Last month, Google talked about Android 13 at I/O. We already knew quite a bit about the operating system, since the first developer preview came out in February. But it was at I/O that we started to get some of the new features that were saved for Android 13. And it was pretty underwhelming.
That’s okay, we can’t have a huge update to Android every single year. And something I’ve noticed in recent years is that when Android has a big update, iOS has a small one. And when iOS has a big update, Android has a small update. For example, in 2020, iOS 14 was a pretty big update, but Android 11 was not. Then in 2021, Android 12 was a big update, but iOS 15 was mostly tweaks to the big update from the year before.
Now, in 2022, both OS’ are getting pretty small updates. This week, Apple held its developer conference, called WWDC. Where it releases new versions of all of its operating systems. Including iOS 16, and to be honest, it was pretty meh. There are quite a few features coming in iOS 16, but really only one big feature – lockscreen customization. Which even then, it’s not a huge deal.
This shows that both operating systems are pretty mature at this point, and really need some competition. Or we’re going to see more years of boring updates, and not just with Android 13 and iOS 16.
Google and Apple have owned the mobile space for over a decade
It was around 2011-2012 when Google and Apple really took over the mobile space, pushing out companies like BlackBerry and Nokia’s Symbian from working on mobile phones. Amazon tried to be a competitor somewhat, but the Fire Phone was a big disaster for them. So there’s been a duopoly of smartphone operating systems for over a decade.
Android has something like 80%-90% of the market share around the world, while Apple has a pretty small share, even though they do sell 100 million or more every time they launch a new iPhone (not counting the iPhone SE). Which is impressive for a single phone. But that makes it hard for anyone else to come into the space. Even Samsung failed with Tizen.

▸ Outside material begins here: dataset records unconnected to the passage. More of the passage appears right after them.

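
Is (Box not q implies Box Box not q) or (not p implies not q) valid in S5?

Yes, valid

Tableau for the negation not ((Box not q implies Box Box not q) or (not p implies not q)):
1. not ((Box not q implies Box Box not q) or (not p implies not q)), w0
2. not (Box not q implies Box Box not q), w0   [neg-or-rule on 1]
3. not (not p implies not q), w0   [neg-or-rule on 1]
4. Box not q, w0   [neg-implies-rule on 2]
5. not Box Box not q, w0   [neg-implies-rule on 2]
6. not p, w0   [neg-implies-rule on 3]
7. q, w0   [neg-implies-rule on 3]
8. not q, w0   [Box-rule on 4 via w0Rw0]
Accessibility: w0Rw0
Branch closes: q and not q both at w0.
All branches of the negation close; one closing branch shown above.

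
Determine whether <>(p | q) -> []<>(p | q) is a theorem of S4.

Tableau for the negation ~(<>(p | q) -> []<>(p | q)):
1. ~(<>(p | q) -> []<>(p | q)), w0
2. <>(p | q), w0
3. ~[]<>(p | q), w0
4. p | q, w1
5. q, w1
6. ~<>(p | q), w2
7. ~(p | q), w2
8. ~p, w2
9. ~q, w2
Accessibility: w0Rw0, w0Rw1, w0Rw2, w1Rw1, w2Rw2
The negation has an open branch (countermodel exists).

Not valid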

And without any competition, it becomes hard to really innovate, as companies tend to get set in their ways. I’ve said it before, but that’s what happened with HTC and BlackBerry. Not because there was no competition, but because they were set in their ways and felt they had the best product. When it was quite clear, based on sales of their phones, that they were not the best product.
Users are locked into one or the other
Customers are locked into either Google’s ecosystem or Apple’s ecosystem. It becomes very hard to switch from iPhone to Pixel, or Galaxy to iPhone. And that’s by design. Each platform has their own ecosystem, and a walled garden so to speak. Samsung and Apple do this better than Google. But this is why the Android market share hasn’t changed much, and Android OEMs are mostly taking customers from other Android brands.
So no matter how big the updates are for either Android or iOS, it’s not going to get someone to jump ship because there’s some cool new features in the next version of Android.
So why are both operating systems bringing small updates this year?
As mentioned before, both operating systems are pretty mature. While there’s always features that could be added to either one, many users don’t like a lot of changes. So these features need to be done slowly. Instead of doing a complete overhaul every couple of years. Google and Apple know it’s better to offer a couple big features every year, with a bunch of tweaks added in.
As I outlined earlier on, Android 12 and iOS 14 were pretty big updates for each platform. So now, each company is working on tweaking those updates, before moving onto another bigger update. Of course, Apple is into its second year of tweaks following iOS 14. Which brought in widgets, an app drawer and more.
For Apple especially, they will be doing smaller updates more than bigger updates. That’s because their users are generally less tech nerdy, and don’t really want their phone to completely change overnight. That will cause a lot of issues for them, and that’s not what Apple wants. It’s likely why we haven’t really seen an overhaul since iOS 7, almost a decade ago. Which is honestly, pretty impressive.
However, for someone like me that uses both platforms and covers Android, it’s kinda boring. I know not everyone will agree, but that’s just how I feel here. Android 13 and iOS 16 are boring.